Внезапно на повороте появляется лошадь на полевом галопе, на ней — казак. Казак натягивает поводья, лошадь останавливается, вровень с нами. Она вся в пене, ноги ее дрожат. Казак спрыгивает, берет под уздцы нашу лошадь, начинает расстегивать сбрую. Главный военнопленный подскакивает: «Эй, ты! Наша она, эта лошадь! Куплена!» Казак только: «Chto?» Хватает свой странный карабин, приставляет его к животу того парня, клацает затвором.
— Мне эта лошадь нужна! Конфискую. Даю вам свою взамен.
Я перевожу. Парни смирились. Ладно, а что поделать?
Спрашиваю у казака, куда он так несется? На фронт? Он смотрит на меня странным взглядом, а потом гогочет. На фронт? Нет больше фронта! Война закончилась. Ах, я не знал? 8-го мая немцы подписали перемирие. Гитлер убит. Берлин взят.
Ничего себе!.. Какой же сегодня день? 15-е мая. Вот уже полтора месяца, как я колешу по дорогам.

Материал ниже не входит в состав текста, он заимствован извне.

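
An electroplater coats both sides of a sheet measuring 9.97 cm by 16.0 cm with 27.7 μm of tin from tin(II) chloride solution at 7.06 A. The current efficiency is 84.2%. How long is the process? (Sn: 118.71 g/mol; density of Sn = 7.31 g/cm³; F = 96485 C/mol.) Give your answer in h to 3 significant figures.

Plated area = 2 × 9.97 × 16.0 = 319.0 cm²
Volume = 319.0 × 27.7×10⁻⁴ cm = 0.8836 cm³
m(Sn) = 0.8836 × 7.31 = 6.459 g
n(Sn) = 6.459 / 118.71 = 0.05441 mol; n(e⁻) = 2 × 0.05441 = 0.1088 mol
Q = 0.1088 × 96485 / 0.842 = 12470 C
t = 12470 / 7.06 = 1766 s = 0.491 h

0.491 h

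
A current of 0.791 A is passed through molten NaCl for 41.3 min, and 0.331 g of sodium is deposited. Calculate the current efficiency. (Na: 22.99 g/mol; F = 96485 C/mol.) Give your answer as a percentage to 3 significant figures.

Q = 0.791 × 2478 = 1960 C
n(e⁻) = 1960 / 96485 = 0.02031 mol
Na⁺ + e⁻ → Na, so theoretical n(Na) = 0.02031 mol → 0.4669 g
Efficiency = 0.331 / 0.4669 = 0.7089 = 70.9%

70.9%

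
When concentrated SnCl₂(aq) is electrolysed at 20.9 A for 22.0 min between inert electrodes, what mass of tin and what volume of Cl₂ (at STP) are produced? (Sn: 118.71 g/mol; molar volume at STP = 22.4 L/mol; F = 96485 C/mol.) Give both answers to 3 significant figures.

Q = 20.9 × 1320 = 27590 C; n(e⁻) = 27590 / 96485 = 0.2860 mol
Cathode: Sn²⁺ + 2e⁻ → Sn → n(Sn) = 0.2860/2 = 0.1430 mol → 17.0 g
Anode: 2Cl⁻ → Cl₂ + 2e⁻ → n(Cl₂) = 0.2860/2 = 0.1430 mol → 3.20 L

17.0 g Sn; 3.20 L Cl₂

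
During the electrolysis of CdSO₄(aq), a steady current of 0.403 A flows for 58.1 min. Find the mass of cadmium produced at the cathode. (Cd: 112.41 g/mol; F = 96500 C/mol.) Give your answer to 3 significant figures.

Q = 0.403 A × 3486 s = 1405 C
Moles of electrons = 1405 / 96500 = 0.01456 mol
Cd²⁺ + 2e⁻ → Cd, so n(Cd) = 0.01456 / 2 = 0.007280 mol
m = 0.007280 × 112.41 = 0.818 g

0.818 g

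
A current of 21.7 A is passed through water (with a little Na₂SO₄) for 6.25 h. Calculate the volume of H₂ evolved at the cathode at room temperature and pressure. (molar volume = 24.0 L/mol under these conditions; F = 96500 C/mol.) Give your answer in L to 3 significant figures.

Q = It = 21.7 × 22500 = 4.883×10^5 C
n(e⁻) = Q/F = 4.883×10^5/96500 = 5.060 mol
2H⁺ + 2e⁻ → H₂, so n(H₂) = 5.060 / 2 = 2.530 mol
V = 2.530 × 24.0 = 60.72 L

60.7 L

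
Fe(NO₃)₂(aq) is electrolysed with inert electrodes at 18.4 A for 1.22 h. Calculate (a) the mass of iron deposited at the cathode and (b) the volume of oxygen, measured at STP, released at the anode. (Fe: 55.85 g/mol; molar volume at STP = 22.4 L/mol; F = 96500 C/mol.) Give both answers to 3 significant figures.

23.4 g Fe; 4.69 L O₂

Q = 18.4 × 4392 = 80810 C; n(e⁻) = 80810 / 96500 = 0.8374 mol
Cathode: Fe²⁺ + 2e⁻ → Fe → n(Fe) = 0.8374/2 = 0.4187 mol → 23.4 g
Anode: 2H₂O → O₂ + 4H⁺ + 4e⁻ → n(O₂) = 0.8374/4 = 0.2094 mol → 4.69 L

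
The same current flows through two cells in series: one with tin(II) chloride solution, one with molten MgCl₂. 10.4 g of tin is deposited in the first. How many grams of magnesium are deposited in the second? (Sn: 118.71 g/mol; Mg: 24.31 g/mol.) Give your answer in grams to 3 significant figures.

n(Sn) = 10.4 / 118.71 = 0.08761 mol
Sn²⁺ + 2e⁻ → Sn, so n(e⁻) = 2 × 0.08761 = 0.1752 mol
Since the cells are in series, n(e⁻) in the Mg cell is also 0.1752 mol.
Mg²⁺ + 2e⁻ → Mg, so n(Mg) = 0.1752 / 2 = 0.08760 mol
m(Mg) = 0.08760 × 24.31 = 2.13 g

2.13 g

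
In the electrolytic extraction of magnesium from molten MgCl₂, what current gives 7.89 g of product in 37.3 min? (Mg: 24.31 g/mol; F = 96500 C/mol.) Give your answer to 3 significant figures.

n(Mg) = 7.89 / 24.31 = 0.3246 mol
Mg²⁺ + 2e⁻ → Mg, so n(e⁻) = 2 × 0.3246 = 0.6492 mol
Q = 0.6492 × 96500 = 62650 C
I = Q / t = 62650 / 2238 s = 28.0 A

28.0 A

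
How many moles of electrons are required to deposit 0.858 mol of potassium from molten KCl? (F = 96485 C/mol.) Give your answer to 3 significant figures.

0.858 mol

K⁺ + e⁻ → K, so n(e⁻) = 1 × 0.858 = 0.8580 mol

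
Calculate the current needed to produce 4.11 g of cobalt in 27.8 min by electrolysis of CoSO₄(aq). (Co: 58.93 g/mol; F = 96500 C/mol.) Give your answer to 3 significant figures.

n(Co) = 4.11 / 58.93 = 0.06974 mol
Co²⁺ + 2e⁻ → Co, so n(e⁻) = 2 × 0.06974 = 0.1395 mol
Q = 0.1395 × 96500 = 13460 C
I = Q / t = 13460 / 1668 s = 8.07 A

8.07 A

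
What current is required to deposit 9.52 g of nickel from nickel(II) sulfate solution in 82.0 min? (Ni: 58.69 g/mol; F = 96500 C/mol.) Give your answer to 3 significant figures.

n(Ni) = 9.52 / 58.69 = 0.1622 mol
Ni²⁺ + 2e⁻ → Ni, so n(e⁻) = 2 × 0.1622 = 0.3244 mol
Q = 0.3244 × 96500 = 31300 C
I = Q / t = 31300 / 4920 s = 6.36 A

6.36 A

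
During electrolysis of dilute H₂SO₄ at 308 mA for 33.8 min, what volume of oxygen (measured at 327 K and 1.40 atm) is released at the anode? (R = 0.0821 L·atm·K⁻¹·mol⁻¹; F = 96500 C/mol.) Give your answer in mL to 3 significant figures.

31.0 mL

Q = It = 0.308 × 2028 = 624.6 C
n(e⁻) = 624.6 / 96500 = 0.006473 mol
2H₂O → O₂ + 4H⁺ + 4e⁻, so n(O₂) = 0.006473 / 4 = 0.001618 mol
V = nRT/P = 0.001618 × 0.0821 × 327 / 1.40 = 0.03103 L
= 31.0 mL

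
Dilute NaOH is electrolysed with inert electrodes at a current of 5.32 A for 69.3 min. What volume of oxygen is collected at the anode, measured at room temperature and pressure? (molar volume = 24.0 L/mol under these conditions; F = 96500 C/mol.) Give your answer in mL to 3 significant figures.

1380 mL

Charge passed = 5.32 × 4158 = 22120 C
n(e⁻) = 22120 / 96500 = 0.2292 mol
2H₂O → O₂ + 4H⁺ + 4e⁻, so n(O₂) = 0.2292 / 4 = 0.05730 mol
V = 0.05730 × 24.0 = 1.375 L
= 1380 mL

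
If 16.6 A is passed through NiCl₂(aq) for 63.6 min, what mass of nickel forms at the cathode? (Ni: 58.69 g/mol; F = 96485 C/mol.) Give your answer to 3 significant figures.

Q = 16.6 A × 3816 s = 63350 C
n(e⁻) = 63350 / 96485 = 0.6566 mol
Ni²⁺ + 2e⁻ → Ni, so n(Ni) = 0.6566 / 2 = 0.3283 mol
m = 0.3283 × 58.69 = 19.3 g

19.3 g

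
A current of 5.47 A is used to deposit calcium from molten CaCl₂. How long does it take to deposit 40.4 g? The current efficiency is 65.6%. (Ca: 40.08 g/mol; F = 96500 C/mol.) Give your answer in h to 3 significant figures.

n(Ca) = 40.4 / 40.08 = 1.008 mol
Ca²⁺ + 2e⁻ → Ca, so n(e⁻) = 2 × 1.008 = 2.016 mol
Q = 2.016 × 96500 / 0.656 = 2.966×10^5 C
t = Q / I = 2.966×10^5 / 5.47 = 54220 s = 15.1 h

15.1 h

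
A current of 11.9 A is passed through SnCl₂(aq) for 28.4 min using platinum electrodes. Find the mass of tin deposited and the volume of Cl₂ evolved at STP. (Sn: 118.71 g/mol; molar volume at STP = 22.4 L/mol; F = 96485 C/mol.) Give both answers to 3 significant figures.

Q = 11.9 × 1704 = 20280 C; n(e⁻) = 20280 / 96485 = 0.2102 mol
Cathode: Sn²⁺ + 2e⁻ → Sn → n(Sn) = 0.2102/2 = 0.1051 mol → 12.5 g
Anode: 2Cl⁻ → Cl₂ + 2e⁻ → n(Cl₂) = 0.2102/2 = 0.1051 mol → 2.35 L

12.5 g Sn; 2.35 L Cl₂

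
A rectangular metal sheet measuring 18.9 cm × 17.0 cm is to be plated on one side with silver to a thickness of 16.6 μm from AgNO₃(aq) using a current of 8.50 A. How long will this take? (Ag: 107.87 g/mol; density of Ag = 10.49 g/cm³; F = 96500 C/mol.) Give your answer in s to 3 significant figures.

Plated area = 18.9 × 17.0 = 321.3 cm²
Volume = 321.3 × 16.6×10⁻⁴ cm = 0.5334 cm³
m(Ag) = 0.5334 × 10.49 = 5.595 g
n(Ag) = 5.595 / 107.87 = 0.05187 mol; n(e⁻) = 0.05187 mol
Q = 0.05187 × 96500 = 5005 C
t = 5005 / 8.50 = 588.8 s

589 s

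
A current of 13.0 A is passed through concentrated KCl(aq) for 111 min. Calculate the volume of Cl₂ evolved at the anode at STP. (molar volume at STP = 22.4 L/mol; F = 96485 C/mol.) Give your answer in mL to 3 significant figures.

10100 mL

Q = 13.0 A × 6660 s = 86580 C
n(e⁻) = Q/F = 86580/96485 = 0.8973 mol
2Cl⁻ → Cl₂ + 2e⁻, so n(Cl₂) = 0.8973 / 2 = 0.4487 mol
V = 0.4487 × 22.4 = 10.05 L
= 10100 mL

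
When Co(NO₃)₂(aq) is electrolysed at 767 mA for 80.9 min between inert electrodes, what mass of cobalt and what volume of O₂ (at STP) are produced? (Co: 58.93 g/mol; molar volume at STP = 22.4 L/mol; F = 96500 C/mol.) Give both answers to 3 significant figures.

Q = 0.767 × 4854 = 3723 C; n(e⁻) = 3723 / 96500 = 0.03858 mol
Cathode: Co²⁺ + 2e⁻ → Co → n(Co) = 0.03858/2 = 0.01929 mol → 1.14 g
Anode: 2H₂O → O₂ + 4H⁺ + 4e⁻ → n(O₂) = 0.03858/4 = 0.009645 mol → 0.216 L

1.14 g Co; 0.216 L O₂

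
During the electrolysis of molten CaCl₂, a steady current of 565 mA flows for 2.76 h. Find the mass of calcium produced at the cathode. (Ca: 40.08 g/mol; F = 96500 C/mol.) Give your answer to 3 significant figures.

1.17 g

Charge passed = 0.565 × 9936 = 5614 C
n(e⁻) = 5614 / 96500 = 0.05818 mol
Ca²⁺ + 2e⁻ → Ca, so n(Ca) = 0.05818 / 2 = 0.02909 mol
m = 0.02909 × 40.08 = 1.17 g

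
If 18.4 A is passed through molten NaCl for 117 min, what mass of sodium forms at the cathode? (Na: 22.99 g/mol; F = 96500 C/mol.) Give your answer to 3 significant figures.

30.8 g

Charge passed = 18.4 × 7020 = 1.292×10^5 C
Moles of electrons = 1.292×10^5 / 96500 = 1.339 mol
Na⁺ + e⁻ → Na, so n(Na) = 1.339 mol
m = 1.339 × 22.99 = 30.8 g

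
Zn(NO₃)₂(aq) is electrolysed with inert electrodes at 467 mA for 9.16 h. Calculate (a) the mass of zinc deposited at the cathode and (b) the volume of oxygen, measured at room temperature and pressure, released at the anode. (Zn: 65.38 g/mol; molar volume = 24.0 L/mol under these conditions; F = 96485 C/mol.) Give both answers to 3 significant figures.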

Сообщил это все остальным. Те обалдели. Хотят знать, где проходит американская линия фронта. О, это далеко, далеко на Запад. На Эльбе? Он не понимает «Эльбе». А я не знаю, как это говорится по-русски. На реке? Ну да, на реке, на реке Эльба. Он произносит название города: Lioubka. Должно быть, это Любек. Парни переваривают все это с серьезным видом.
* * *
Отстал я от франко-бельгийцев в Варене, куда я как раз и шел. Это небольшой городишко на берегу озера. Конечно, сведения мои были липовыми. Хуже того: настолько зыбко, настолько смутно… Предлог для надежды. При условии, что надежда предшествует предлогу. А надежды, приходилось признаться, осталось у меня мало. Неопределенность выношу я плохо. Когда знаю, что делать, могу выкорчевать весь мир ногтями-когтями. Но мне нужно, чтобы я представлял, что делать, и четко.
Искал я в течение еще двух дней, уже ни во что не веря. Колебался, не вернуться ли мне еще раз в Штеттин, еще разок взглянуть на этот лагерь русских, но потом наперед увидел себя вкушающим разочарование и подумал, что те мудаки, которые ее увезли, посадили ее в военный бардак, — она взаперти, — иди ищи ее теперь в этом конце света! Ну да, впал в отчаяние, в общем, так это называется. Понимай как знаешь. Надо бы было упорствовать. Сперва принять все это спокойно, с правильного конца. Начать хотя бы с того, чтобы позволить себе недельку отдыха, в укромном уголке какой-нибудь фермы, думая только о том, чтобы дрыхнуть и чего бы пожрать. Потом бы все прояснилось… Но, попробуй, скажи такое тому, кого страх сжирает живьем!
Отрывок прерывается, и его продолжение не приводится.